Mattis Hætta, sidekick of Sverre Kjeldsberg who both represented Norway in 1980 with Sámiid Ædnan isn’t one to mix his words. In an interview with tabloid VG, Hætta tells why he is incensed.
It all began when ABBA manager Stikkan Andersson purchased the rights to Sámiid Ædnan through his company Sweden Music. The company was eventually swallowed up by the collossal Universal Music label, who, through the takeover, acquired the rights to this particular Norwegian entry. Sverre Kjeldsberg had previously contacted Universal Music in an attempt to persuade them to allow the inclusion of their track on a summer compilation album. The label were however, according to Kjeldsberg, extremely arrogant, replying back that his application was out of the question.
Money obviously pays however, as the duo have recently discovered. Universal Music has granted permission for Sámiid Ædnan to be used in the Hollywood horror film The Thing, which is scheduled for a Norwegian premiere in mid october. The decision has been hard for both Mattis Hætta and Kjeldsberg to swallow. "I find it strange that I wasn’t contacted in advance and asked for permission to use something which I was directly involved in creating", Hætta fumes. Sverre Kjeldsberg is equally dumbfounded at the decision, stating to VG that "It took me a while before it dawned on me that the story about Sámiid Ædnan being used in a Hollywood film was actually deadly serious. I had in a way expected to be contacted first before the decision to use the song in the film had been made."

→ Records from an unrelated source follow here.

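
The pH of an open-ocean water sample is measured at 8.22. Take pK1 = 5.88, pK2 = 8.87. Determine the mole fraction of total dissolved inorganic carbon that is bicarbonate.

α₁ = 0.814

α₁ = 1 / (1 + [H⁺]/K1 + K2/[H⁺]) = 1 / (1 + 10^-2.34 + 10^-0.65)
   = 1 / (1 + 0.0045709 + 0.22387) = 1/1.2284 = 0.8140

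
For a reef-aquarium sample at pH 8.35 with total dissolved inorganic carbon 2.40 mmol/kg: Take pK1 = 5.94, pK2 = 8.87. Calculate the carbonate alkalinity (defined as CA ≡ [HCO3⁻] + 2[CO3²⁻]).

CA = 2.95 mmol/kg

CA = [HCO3⁻] + 2[CO3²⁻] = (α₁ + 2α₂)·DIC
At pH 8.35: [H⁺]/K1 = 10^-2.41 = 0.0038905, K2/[H⁺] = 10^-0.52 = 0.30200
α₁ = 1/(1 + 0.0038905 + 0.30200) = 1/1.3059 = 0.7658; α₂ = α₁·K2/[H⁺] = 0.2313
α₁ + 2α₂ = 1.2283
CA = 1.2283 × 2.40 = 2.95 mmol/kg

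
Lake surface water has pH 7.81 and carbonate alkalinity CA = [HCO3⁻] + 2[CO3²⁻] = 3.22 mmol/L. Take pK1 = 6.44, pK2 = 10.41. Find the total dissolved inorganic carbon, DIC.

DIC = 3.35 mmol/L

CA = [HCO3⁻] + 2[CO3²⁻] = (α₁ + 2α₂)·DIC
At pH 7.81: [H⁺]/K1 = 10^-1.37 = 0.042658, K2/[H⁺] = 10^-2.60 = 0.0025119
α₁ = 1/(1 + 0.042658 + 0.0025119) = 1/1.0452 = 0.9568; α₂ = α₁·K2/[H⁺] = 0.002403
α₁ + 2α₂ = 0.9616
DIC = CA / (α₁ + 2α₂) = 3.22 / 0.9616 = 3.35 mmol/L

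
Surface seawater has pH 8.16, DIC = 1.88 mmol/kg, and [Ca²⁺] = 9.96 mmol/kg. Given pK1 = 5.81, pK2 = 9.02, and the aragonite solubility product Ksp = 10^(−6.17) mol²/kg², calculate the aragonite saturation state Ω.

Ω = 3.35

α₂ = 1 / (1 + [H⁺]/K2 + [H⁺]²/(K1K2)) = 1 / (1 + 10^+0.86 + 10^-1.49)
   = 1 / (1 + 7.2444 + 0.032359) = 1/8.2767 = 0.1208
[CO3²⁻] = α₂ × DIC = 0.1208 × 1.88 = 0.2271 mmol/kg
Ksp = 10^(−6.17) = 6.761×10^-7
Ω = [Ca²⁺][CO3²⁻]/Ksp = (9.96×10^-3)(2.271×10^-4) / 6.761×10^-7 = 3.35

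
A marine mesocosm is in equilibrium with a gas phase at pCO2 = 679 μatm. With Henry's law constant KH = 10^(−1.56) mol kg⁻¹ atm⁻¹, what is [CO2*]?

[CO2*] = 18.7 μmol/kg

KH = 10^(−1.56) = 2.754×10^-2 mol kg⁻¹ atm⁻¹
[CO2*] = KH · pCO2 = 2.754×10^-2 × 679×10^-6 atm = 1.87×10^-5 mol/kg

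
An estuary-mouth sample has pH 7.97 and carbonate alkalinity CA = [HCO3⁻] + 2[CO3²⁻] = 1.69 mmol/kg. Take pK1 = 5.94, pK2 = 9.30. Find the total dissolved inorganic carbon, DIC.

CA = [HCO3⁻] + 2[CO3²⁻] = (α₁ + 2α₂)·DIC
At pH 7.97: [H⁺]/K1 = 10^-2.03 = 0.0093325, K2/[H⁺] = 10^-1.33 = 0.046774
α₁ = 1/(1 + 0.0093325 + 0.046774) = 1/1.0561 = 0.9469; α₂ = α₁·K2/[H⁺] = 0.04429
α₁ + 2α₂ = 1.0355
DIC = CA / (α₁ + 2α₂) = 1.69 / 1.0355 = 1.63 mmol/kg

DIC = 1.63 mmol/kg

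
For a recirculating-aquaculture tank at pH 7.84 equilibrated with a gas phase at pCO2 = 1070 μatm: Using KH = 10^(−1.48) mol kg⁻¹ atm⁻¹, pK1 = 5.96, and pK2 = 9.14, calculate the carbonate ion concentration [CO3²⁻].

[CO2*] = KH · pCO2 = 10^(−1.48) × 1070×10^-6 = 3.543×10^-5 mol/kg
α₀ = 1/(1 + K1/[H⁺] + K1K2/[H⁺]²) = 1/(1 + 10^+1.88 + 10^+0.58) = 0.01240
DIC = [CO2*]/α₀ = 3.543×10^-5 / 0.01240 = 2.858 mmol/kg
[CO3²⁻] = α₂·DIC; α₂ = 0.04714, so [CO3²⁻] = 0.04714 × 2.858 = 0.135 mmol/kg

[CO3²⁻] = 0.135 mmol/kg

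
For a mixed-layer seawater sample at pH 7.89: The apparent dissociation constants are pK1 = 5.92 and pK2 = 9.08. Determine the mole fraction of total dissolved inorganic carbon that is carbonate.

α₂ = 1 / (1 + [H⁺]/K2 + [H⁺]²/(K1K2)) = 1 / (1 + 10^+1.19 + 10^-0.78)
   = 1 / (1 + 15.488 + 0.16596) = 1/16.654 = 0.06005

α₂ = 0.0600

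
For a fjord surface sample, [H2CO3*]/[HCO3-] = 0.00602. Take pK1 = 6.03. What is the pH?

From K1 = [H⁺][HCO3-]/[H2CO3*]:  pH = pK1 − log₁₀([H2CO3*]/[HCO3-])
log₁₀(0.00602) = -2.220
pH = 6.03 − (-2.220) = 8.25

pH = 8.25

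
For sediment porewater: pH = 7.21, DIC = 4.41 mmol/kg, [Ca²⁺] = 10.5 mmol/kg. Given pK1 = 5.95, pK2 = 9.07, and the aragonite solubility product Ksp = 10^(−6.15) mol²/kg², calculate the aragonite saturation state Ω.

Ω = 0.845

α₂ = 1 / (1 + [H⁺]/K2 + [H⁺]²/(K1K2)) = 1 / (1 + 10^+1.86 + 10^+0.60)
   = 1 / (1 + 72.444 + 3.9811) = 1/77.425 = 0.01292
[CO3²⁻] = α₂ × DIC = 0.01292 × 4.41 = 0.05696 mmol/kg
Ksp = 10^(−6.15) = 7.079×10^-7
Ω = [Ca²⁺][CO3²⁻]/Ksp = (10.5×10^-3)(5.696×10^-5) / 7.079×10^-7 = 0.845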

Hætta is refusing to take the decision lying down, vowing to take the matter further albeit not through the usual legal channels, as both artists admit that they are ery unsure as to how they stand legally regarding use of the song. For the duo t’s a matter of principle and Hætta intends on contacting a traditional Sámi shaman in order to get his revenge. "Their reply back then was so unbelievably rude, it is after all my voice!", he complains. "They’ve now gone too far that I am going to get in touch with a shaman, which I’ve done once before." Whether or not his previous use of such an unorthodox method for payback achieved the desired effect is at the time of writing unknown.